图2 血清miR-7表达与肿瘤组织miR-7表达的相关性Fig.2 Correlation between serum miR-7 expression and tumor tissue miR-7 expression

2.2 miR-7及SP-1表达与NSCLC患者临床病理特征的关系

miR-7及SP-1表达与T分期、TNM分期、吸烟、放射性肺损伤均有关（P＜0.05），其中T3～4分期、TNM分期ⅢA～B期、有吸烟史、发生放射性肺损伤的NSCLC患者血清和癌组织中miR-7表达降低（均P＜0.05），癌组织中SP-1阳性表达率升高（均P＜0.05）。
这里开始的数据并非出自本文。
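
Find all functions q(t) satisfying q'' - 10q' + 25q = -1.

Characteristic equation r² - 10r + 25 = 0 has discriminant (-10)² - 4·(25) = 0, so r = 5 is a repeated root.
Hence q_h = (C1 + C2*t)*exp(5*t).
For the particular solution try q_p = A0. Substituting and matching coefficients of each power of t gives A0 = -1/25, so q_p = -1/25.

q = -1/25 + C1*exp(5*t) + C2*t*exp(5*t)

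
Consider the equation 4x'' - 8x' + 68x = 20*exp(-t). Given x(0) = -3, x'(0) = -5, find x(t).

x = exp(-t)/4 - 13*cos(4*t)*exp(t)/4 - 3*exp(t)*sin(4*t)/8

Divide through by 4: x'' - 2x' + 17x = 5*exp(-t).
Characteristic equation r² - 2r + 17 = 0 has discriminant (-2)² - 4·(17) = -64 < 0, so r = 1 ± 4i.
Hence x_h = C1*cos(4*t)*exp(t) + C2*exp(t)*sin(4*t).
Try x_p = A*exp(-t). Substituting into the equation and dividing by exp(-t) gives A = 1/4, so x_p = exp(-t)/4.
General solution: x = exp(-t)/4 + C1*cos(4*t)*exp(t) + C2*exp(t)*sin(4*t).
Apply the initial conditions: x(0) = 1/4 + C1 = -3 and x'(0) = -1/4 + C1 + 4*C2 = -5. Solving gives C1 = -13/4, C2 = -3/8.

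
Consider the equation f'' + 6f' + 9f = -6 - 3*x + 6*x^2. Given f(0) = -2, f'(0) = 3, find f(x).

f = -2*exp(-3*x) - 11*x/9 + 2*x**2/3 - 16*x*exp(-3*x)/9

Characteristic equation r² + 6r + 9 = 0 has discriminant (6)² - 4·(9) = 0, so r = -3 is a repeated root.
Hence f_h = (C1 + C2*x)*exp(-3*x).
For the particular solution try f_p = A0 + A1*x + A2*x^2. Substituting and matching coefficients of each power of x gives A0 = 0, A1 = -11/9, A2 = 2/3, so f_p = -11*x/9 + 2*x^2/3.
General solution: f = -11*x/9 + 2*x^2/3 + C1*exp(-3*x) + C2*x*exp(-3*x).
Apply the initial conditions: f(0) = C1 = -2 and f'(0) = -11/9 + C2 - 3*C1 = 3. Solving gives C1 = -2, C2 = -16/9.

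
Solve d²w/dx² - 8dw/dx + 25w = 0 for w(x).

Characteristic equation r² - 8r + 25 = 0 has discriminant (-8)² - 4·(25) = -36 < 0, so r = 4 ± 3i.
Hence w_h = C1*cos(3*x)*exp(4*x) + C2*exp(4*x)*sin(3*x).

w = C1*cos(3*x)*exp(4*x) + C2*exp(4*x)*sin(3*x)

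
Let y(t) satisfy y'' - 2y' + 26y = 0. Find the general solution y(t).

y = C1*cos(5*t)*exp(t) + C2*exp(t)*sin(5*t)

Characteristic equation r² - 2r + 26 = 0 has discriminant (-2)² - 4·(26) = -100 < 0, so r = 1 ± 5i.
Hence y_h = C1*cos(5*t)*exp(t) + C2*exp(t)*sin(5*t).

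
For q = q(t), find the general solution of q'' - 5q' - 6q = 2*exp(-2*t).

q = exp(-2*t)/4 + C1*exp(6*t) + C2*exp(-t)

Characteristic equation r² - 5r - 6 = 0 factors as (r - 6)(r + 1) = 0, so r = 6, -1.
Hence q_h = C1*exp(6*t) + C2*exp(-t).
Try q_p = A*exp(-2*t). Substituting into the equation and dividing by exp(-2*t) gives A = 1/4, so q_p = exp(-2*t)/4.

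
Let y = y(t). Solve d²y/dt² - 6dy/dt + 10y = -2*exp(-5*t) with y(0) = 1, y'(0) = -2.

y = -2*exp(-5*t)/65 - 341*exp(3*t)*sin(t)/65 + 67*cos(t)*exp(3*t)/65

Characteristic equation r² - 6r + 10 = 0 has discriminant (-6)² - 4·(10) = -4 < 0, so r = 3 ± i.
Hence y_h = C1*cos(t)*exp(3*t) + C2*exp(3*t)*sin(t).
Try y_p = A*exp(-5*t). Substituting into the equation and dividing by exp(-5*t) gives A = -2/65, so y_p = -2*exp(-5*t)/65.
General solution: y = -2*exp(-5*t)/65 + C1*cos(t)*exp(3*t) + C2*exp(3*t)*sin(t).
Apply the initial conditions: y(0) = -2/65 + C1 = 1 and y'(0) = 2/13 + C2 + 3*C1 = -2. Solving gives C1 = 67/65, C2 = -341/65.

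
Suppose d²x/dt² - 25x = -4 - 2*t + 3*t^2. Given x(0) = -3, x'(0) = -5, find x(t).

Characteristic equation r² - 25 = 0 factors as (r - 5)(r + 5) = 0, so r = 5, -5.
Hence x_h = C1*exp(5*t) + C2*exp(-5*t).
For the particular solution try x_p = A0 + A1*t + A2*t^2. Substituting and matching coefficients of each power of t gives A0 = 94/625, A1 = 2/25, A2 = -3/25, so x_p = 94/625 - 3*t^2/25 + 2*t/25.
General solution: x = 94/625 - 3*t^2/25 + 2*t/25 + C1*exp(5*t) + C2*exp(-5*t).
Apply the initial conditions: x(0) = 94/625 + C1 + C2 = -3 and x'(0) = 2/25 - 5*C2 + 5*C1 = -5. Solving gives C1 = -1302/625, C2 = -667/625.

x = 94/625 - 1302*exp(5*t)/625 - 667*exp(-5*t)/625 - 3*t**2/25 + 2*t/25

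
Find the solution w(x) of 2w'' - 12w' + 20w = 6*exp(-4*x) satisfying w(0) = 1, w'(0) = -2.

Divide through by 2: w'' - 6w' + 10w = 3*exp(-4*x).
Characteristic equation r² - 6r + 10 = 0 has discriminant (-6)² - 4·(10) = -4 < 0, so r = 3 ± i.
Hence w_h = C1*cos(x)*exp(3*x) + C2*exp(3*x)*sin(x).
Try w_p = A*exp(-4*x). Substituting into the equation and dividing by exp(-4*x) gives A = 3/50, so w_p = 3*exp(-4*x)/50.
General solution: w = 3*exp(-4*x)/50 + C1*cos(x)*exp(3*x) + C2*exp(3*x)*sin(x).
Apply the initial conditions: w(0) = 3/50 + C1 = 1 and w'(0) = -6/25 + C2 + 3*C1 = -2. Solving gives C1 = 47/50, C2 = -229/50.

w = 3*exp(-4*x)/50 - 229*exp(3*x)*sin(x)/50 + 47*cos(x)*exp(3*x)/50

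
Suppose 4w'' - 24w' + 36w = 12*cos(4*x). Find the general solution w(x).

w = -72*sin(4*x)/625 - 21*cos(4*x)/625 + C1*exp(3*x) + C2*x*exp(3*x)

Divide through by 4: w'' - 6w' + 9w = 3*cos(4*x).
Characteristic equation r² - 6r + 9 = 0 has discriminant (-6)² - 4·(9) = 0, so r = 3 is a repeated root.
Hence w_h = (C1 + C2*x)*exp(3*x).
Try w_p = A*cos(4*x) + B*sin(4*x). Substituting and equating the coefficients of cos(4x) and sin(4x) gives A = -21/625, B = -72/625, so w_p = -72*sin(4*x)/625 - 21*cos(4*x)/625.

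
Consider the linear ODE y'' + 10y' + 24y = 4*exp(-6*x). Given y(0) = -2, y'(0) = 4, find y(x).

Characteristic equation r² + 10r + 24 = 0 factors as (r + 6)(r + 4) = 0, so r = -6, -4.
Hence y_h = C1*exp(-6*x) + C2*exp(-4*x).
Since exp(-6*x) solves the homogeneous equation (r = -6 is a root of multiplicity 1), multiply the trial by x. Try y_p = A*x*exp(-6*x). Substituting into the equation and dividing by exp(-6*x) gives A = -2, so y_p = -2*x*exp(-6*x).
General solution: y = C1*exp(-6*x) + C2*exp(-4*x) - 2*x*exp(-6*x).
Apply the initial conditions: y(0) = C1 + C2 = -2 and y'(0) = -2 - 6*C1 - 4*C2 = 4. Solving gives C1 = 1, C2 = -3.

y = -3*exp(-4*x) - 2*x*exp(-6*x) + exp(-6*x)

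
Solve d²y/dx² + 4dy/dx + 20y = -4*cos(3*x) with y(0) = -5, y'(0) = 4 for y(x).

y = -48*sin(3*x)/265 - 44*cos(3*x)/265 - 1281*cos(4*x)*exp(-2*x)/265 - 679*exp(-2*x)*sin(4*x)/530

Characteristic equation r² + 4r + 20 = 0 has discriminant (4)² - 4·(20) = -64 < 0, so r = -2 ± 4i.
Hence y_h = C1*cos(4*x)*exp(-2*x) + C2*exp(-2*x)*sin(4*x).
Try y_p = A*cos(3*x) + B*sin(3*x). Substituting and equating the coefficients of cos(3x) and sin(3x) gives A = -44/265, B = -48/265, so y_p = -48*sin(3*x)/265 - 44*cos(3*x)/265.
General solution: y = -48*sin(3*x)/265 - 44*cos(3*x)/265 + C1*cos(4*x)*exp(-2*x) + C2*exp(-2*x)*sin(4*x).
Apply the initial conditions: y(0) = -44/265 + C1 = -5 and y'(0) = -144/265 - 2*C1 + 4*C2 = 4. Solving gives C1 = -1281/265, C2 = -679/530.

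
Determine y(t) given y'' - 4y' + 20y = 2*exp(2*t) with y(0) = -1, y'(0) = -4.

y = exp(2*t)/8 - 9*cos(4*t)*exp(2*t)/8 - exp(2*t)*sin(4*t)/2

Characteristic equation r² - 4r + 20 = 0 has discriminant (-4)² - 4·(20) = -64 < 0, so r = 2 ± 4i.
Hence y_h = C1*cos(4*t)*exp(2*t) + C2*exp(2*t)*sin(4*t).
Try y_p = A*exp(2*t). Substituting into the equation and dividing by exp(2*t) gives A = 1/8, so y_p = exp(2*t)/8.
General solution: y = exp(2*t)/8 + C1*cos(4*t)*exp(2*t) + C2*exp(2*t)*sin(4*t).
Apply the initial conditions: y(0) = 1/8 + C1 = -1 and y'(0) = 1/4 + 2*C1 + 4*C2 = -4. Solving gives C1 = -9/8, C2 = -1/2.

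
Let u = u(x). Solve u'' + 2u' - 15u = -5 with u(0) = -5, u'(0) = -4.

Characteristic equation r² + 2r - 15 = 0 factors as (r - 3)(r + 5) = 0, so r = 3, -5.
Hence u_h = C1*exp(3*x) + C2*exp(-5*x).
For the particular solution try u_p = A0. Substituting and matching coefficients of each power of x gives A0 = 1/3, so u_p = 1/3.
General solution: u = 1/3 + C1*exp(3*x) + C2*exp(-5*x).
Apply the initial conditions: u(0) = 1/3 + C1 + C2 = -5 and u'(0) = -5*C2 + 3*C1 = -4. Solving gives C1 = -23/6, C2 = -3/2.

u = 1/3 - 23*exp(3*x)/6 - 3*exp(-5*x)/2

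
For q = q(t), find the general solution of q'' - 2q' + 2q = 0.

q = C1*cos(t)*exp(t) + C2*exp(t)*sin(t)

Characteristic equation r² - 2r + 2 = 0 has discriminant (-2)² - 4·(2) = -4 < 0, so r = 1 ± i.
Hence q_h = C1*cos(t)*exp(t) + C2*exp(t)*sin(t).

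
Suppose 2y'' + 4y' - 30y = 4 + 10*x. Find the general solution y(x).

Divide through by 2: y'' + 2y' - 15y = 2 + 5*x.
Characteristic equation r² + 2r - 15 = 0 factors as (r + 5)(r - 3) = 0, so r = -5, 3.
Hence y_h = C1*exp(-5*x) + C2*exp(3*x).
For the particular solution try y_p = A0 + A1*x. Substituting and matching coefficients of each power of x gives A0 = -8/45, A1 = -1/3, so y_p = -8/45 - x/3.

y = -8/45 - x/3 + C1*exp(-5*x) + C2*exp(3*x)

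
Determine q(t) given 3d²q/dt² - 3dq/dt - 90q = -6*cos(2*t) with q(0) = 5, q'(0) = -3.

q = sin(2*t)/290 + 17*cos(2*t)/290 + 217*exp(6*t)/110 + 947*exp(-5*t)/319

Divide through by 3: q'' - q' - 30q = -2*cos(2*t).
Characteristic equation r² - r - 30 = 0 factors as (r - 6)(r + 5) = 0, so r = 6, -5.
Hence q_h = C1*exp(6*t) + C2*exp(-5*t).
Try q_p = A*cos(2*t) + B*sin(2*t). Substituting and equating the coefficients of cos(2t) and sin(2t) gives A = 17/290, B = 1/290, so q_p = sin(2*t)/290 + 17*cos(2*t)/290.
General solution: q = sin(2*t)/290 + 17*cos(2*t)/290 + C1*exp(6*t) + C2*exp(-5*t).
Apply the initial conditions: q(0) = 17/290 + C1 + C2 = 5 and q'(0) = 1/145 - 5*C2 + 6*C1 = -3. Solving gives C1 = 217/110, C2 = 947/319.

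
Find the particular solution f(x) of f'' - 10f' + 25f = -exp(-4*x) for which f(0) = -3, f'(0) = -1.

Characteristic equation r² - 10r + 25 = 0 has discriminant (-10)² - 4·(25) = 0, so r = 5 is a repeated root.
Hence f_h = (C1 + C2*x)*exp(5*x).
Try f_p = A*exp(-4*x). Substituting into the equation and dividing by exp(-4*x) gives A = -1/81, so f_p = -exp(-4*x)/81.
General solution: f = -exp(-4*x)/81 + C1*exp(5*x) + C2*x*exp(5*x).
Apply the initial conditions: f(0) = -1/81 + C1 = -3 and f'(0) = 4/81 + C2 + 5*C1 = -1. Solving gives C1 = -242/81, C2 = 125/9.

f = -242*exp(5*x)/81 - exp(-4*x)/81 + 125*x*exp(5*x)/9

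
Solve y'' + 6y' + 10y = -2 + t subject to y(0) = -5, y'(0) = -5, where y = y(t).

y = -13/50 + t/10 - 483*exp(-3*t)*sin(t)/25 - 237*cos(t)*exp(-3*t)/50

Characteristic equation r² + 6r + 10 = 0 has discriminant (6)² - 4·(10) = -4 < 0, so r = -3 ± i.
Hence y_h = C1*cos(t)*exp(-3*t) + C2*exp(-3*t)*sin(t).
For the particular solution try y_p = A0 + A1*t. Substituting and matching coefficients of each power of t gives A0 = -13/50, A1 = 1/10, so y_p = -13/50 + t/10.
General solution: y = -13/50 + t/10 + C1*cos(t)*exp(-3*t) + C2*exp(-3*t)*sin(t).
Apply the initial conditions: y(0) = -13/50 + C1 = -5 and y'(0) = 1/10 + C2 - 3*C1 = -5. Solving gives C1 = -237/50, C2 = -483/25.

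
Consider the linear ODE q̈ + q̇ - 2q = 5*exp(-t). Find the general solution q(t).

q = -5*exp(-t)/2 + C1*exp(t) + C2*exp(-2*t)

Characteristic equation r² + r - 2 = 0 factors as (r - 1)(r + 2) = 0, so r = 1, -2.
Hence q_h = C1*exp(t) + C2*exp(-2*t).
Try q_p = A*exp(-t). Substituting into the equation and dividing by exp(-t) gives A = -5/2, so q_p = -5*exp(-t)/2.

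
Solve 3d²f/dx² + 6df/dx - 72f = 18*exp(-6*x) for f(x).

Divide through by 3: f'' + 2f' - 24f = 6*exp(-6*x).
Characteristic equation r² + 2r - 24 = 0 factors as (r - 4)(r + 6) = 0, so r = 4, -6.
Hence f_h = C1*exp(4*x) + C2*exp(-6*x).
Since exp(-6*x) solves the homogeneous equation (r = -6 is a root of multiplicity 1), multiply the trial by x. Try f_p = A*x*exp(-6*x). Substituting into the equation and dividing by exp(-6*x) gives A = -3/5, so f_p = -3*x*exp(-6*x)/5.

f = C1*exp(4*x) + C2*exp(-6*x) - 3*x*exp(-6*x)/5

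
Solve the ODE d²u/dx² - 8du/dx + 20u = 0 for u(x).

u = C1*cos(2*x)*exp(4*x) + C2*exp(4*x)*sin(2*x)

Characteristic equation r² - 8r + 20 = 0 has discriminant (-8)² - 4·(20) = -16 < 0, so r = 4 ± 2i.
Hence u_h = C1*cos(2*x)*exp(4*x) + C2*exp(4*x)*sin(2*x).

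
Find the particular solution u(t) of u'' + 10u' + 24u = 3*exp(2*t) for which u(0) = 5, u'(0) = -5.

u = -117*exp(-6*t)/16 + exp(2*t)/16 + 49*exp(-4*t)/4

Characteristic equation r² + 10r + 24 = 0 factors as (r + 6)(r + 4) = 0, so r = -6, -4.
Hence u_h = C1*exp(-6*t) + C2*exp(-4*t).
Try u_p = A*exp(2*t). Substituting into the equation and dividing by exp(2*t) gives A = 1/16, so u_p = exp(2*t)/16.
General solution: u = exp(2*t)/16 + C1*exp(-6*t) + C2*exp(-4*t).
Apply the initial conditions: u(0) = 1/16 + C1 + C2 = 5 and u'(0) = 1/8 - 6*C1 - 4*C2 = -5. Solving gives C1 = -117/16, C2 = 49/4.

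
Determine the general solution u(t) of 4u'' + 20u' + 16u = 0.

u = C1*exp(-t) + C2*exp(-4*t)

Divide through by 4: u'' + 5u' + 4u = 0.
Characteristic equation r² + 5r + 4 = 0 factors as (r + 1)(r + 4) = 0, so r = -1, -4.
Hence u_h = C1*exp(-t) + C2*exp(-4*t).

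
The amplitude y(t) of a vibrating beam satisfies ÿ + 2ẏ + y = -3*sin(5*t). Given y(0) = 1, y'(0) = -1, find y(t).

y = 15*cos(5*t)/338 + 18*sin(5*t)/169 + 323*exp(-t)/338 - 15*t*exp(-t)/26

Characteristic equation r² + 2r + 1 = 0 has discriminant (2)² - 4·(1) = 0, so r = -1 is a repeated root.
Hence y_h = (C1 + C2*t)*exp(-t).
Try y_p = A*cos(5*t) + B*sin(5*t). Substituting and equating the coefficients of cos(5t) and sin(5t) gives A = 15/338, B = 18/169, so y_p = 15*cos(5*t)/338 + 18*sin(5*t)/169.
General solution: y = 15*cos(5*t)/338 + 18*sin(5*t)/169 + C1*exp(-t) + C2*t*exp(-t).
Apply the initial conditions: y(0) = 15/338 + C1 = 1 and y'(0) = 90/169 + C2 - C1 = -1. Solving gives C1 = 323/338, C2 = -15/26.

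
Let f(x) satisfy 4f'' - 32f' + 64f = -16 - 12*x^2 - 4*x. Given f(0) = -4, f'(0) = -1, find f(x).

Divide through by 4: f'' - 8f' + 16f = -4 - x - 3*x^2.
Characteristic equation r² - 8r + 16 = 0 has discriminant (-8)² - 4·(16) = 0, so r = 4 is a repeated root.
Hence f_h = (C1 + C2*x)*exp(4*x).
For the particular solution try f_p = A0 + A1*x + A2*x^2. Substituting and matching coefficients of each power of x gives A0 = -45/128, A1 = -1/4, A2 = -3/16, so f_p = -45/128 - 3*x^2/16 - x/4.
General solution: f = -45/128 - 3*x^2/16 - x/4 + C1*exp(4*x) + C2*x*exp(4*x).
Apply the initial conditions: f(0) = -45/128 + C1 = -4 and f'(0) = -1/4 + C2 + 4*C1 = -1. Solving gives C1 = -467/128, C2 = 443/32.

f = -45/128 - 467*exp(4*x)/128 - 3*x**2/16 - x/4 + 443*x*exp(4*x)/32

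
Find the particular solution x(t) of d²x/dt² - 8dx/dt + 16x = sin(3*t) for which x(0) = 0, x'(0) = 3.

Characteristic equation r² - 8r + 16 = 0 has discriminant (-8)² - 4·(16) = 0, so r = 4 is a repeated root.
Hence x_h = (C1 + C2*t)*exp(4*t).
Try x_p = A*cos(3*t) + B*sin(3*t). Substituting and equating the coefficients of cos(3t) and sin(3t) gives A = 24/625, B = 7/625, so x_p = 7*sin(3*t)/625 + 24*cos(3*t)/625.
General solution: x = 7*sin(3*t)/625 + 24*cos(3*t)/625 + C1*exp(4*t) + C2*t*exp(4*t).
Apply the initial conditions: x(0) = 24/625 + C1 = 0 and x'(0) = 21/625 + C2 + 4*C1 = 3. Solving gives C1 = -24/625, C2 = 78/25.

x = -24*exp(4*t)/625 + 7*sin(3*t)/625 + 24*cos(3*t)/625 + 78*t*exp(4*t)/25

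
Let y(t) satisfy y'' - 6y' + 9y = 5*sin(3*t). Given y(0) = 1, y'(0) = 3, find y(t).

Characteristic equation r² - 6r + 9 = 0 has discriminant (-6)² - 4·(9) = 0, so r = 3 is a repeated root.
Hence y_h = (C1 + C2*t)*exp(3*t).
Try y_p = A*cos(3*t) + B*sin(3*t). Substituting and equating the coefficients of cos(3t) and sin(3t) gives A = 5/18, B = 0, so y_p = 5*cos(3*t)/18.
General solution: y = 5*cos(3*t)/18 + C1*exp(3*t) + C2*t*exp(3*t).
Apply the initial conditions: y(0) = 5/18 + C1 = 1 and y'(0) = C2 + 3*C1 = 3. Solving gives C1 = 13/18, C2 = 5/6.

y = 5*cos(3*t)/18 + 13*exp(3*t)/18 + 5*t*exp(3*t)/6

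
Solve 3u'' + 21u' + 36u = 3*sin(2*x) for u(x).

Divide through by 3: u'' + 7u' + 12u = sin(2*x).
Characteristic equation r² + 7r + 12 = 0 factors as (r + 4)(r + 3) = 0, so r = -4, -3.
Hence u_h = C1*exp(-4*x) + C2*exp(-3*x).
Try u_p = A*cos(2*x) + B*sin(2*x). Substituting and equating the coefficients of cos(2x) and sin(2x) gives A = -7/130, B = 2/65, so u_p = -7*cos(2*x)/130 + 2*sin(2*x)/65.

u = -7*cos(2*x)/130 + 2*sin(2*x)/65 + C1*exp(-4*x) + C2*exp(-3*x)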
见表1。

表1 血清miR-7、组织miR-7及SP-1表达与NSCLC患者临床病理特征的关系Tab.1 Relationship between the expression of serum miR-7,tumor tissue miR-7,tumor tissue SP-1 and clinicopathological characteristics in NSCLC patients

2.3 血清中miR-7预测NSCLC患者放疗敏感性的效能

与放射抵抗组比较，放射敏感组患者血清（0.15±0.08vs0.27±0.10，t=7.063，P＜0.001）和癌组织中miR-7表达水平（0.45±0.17vs0.83±0.15，t=12.285，P＜0.001）明显升高，而SP-1阳性表达率降低（87.32%vs46.67%，χ2=22.370，P＜0.001）。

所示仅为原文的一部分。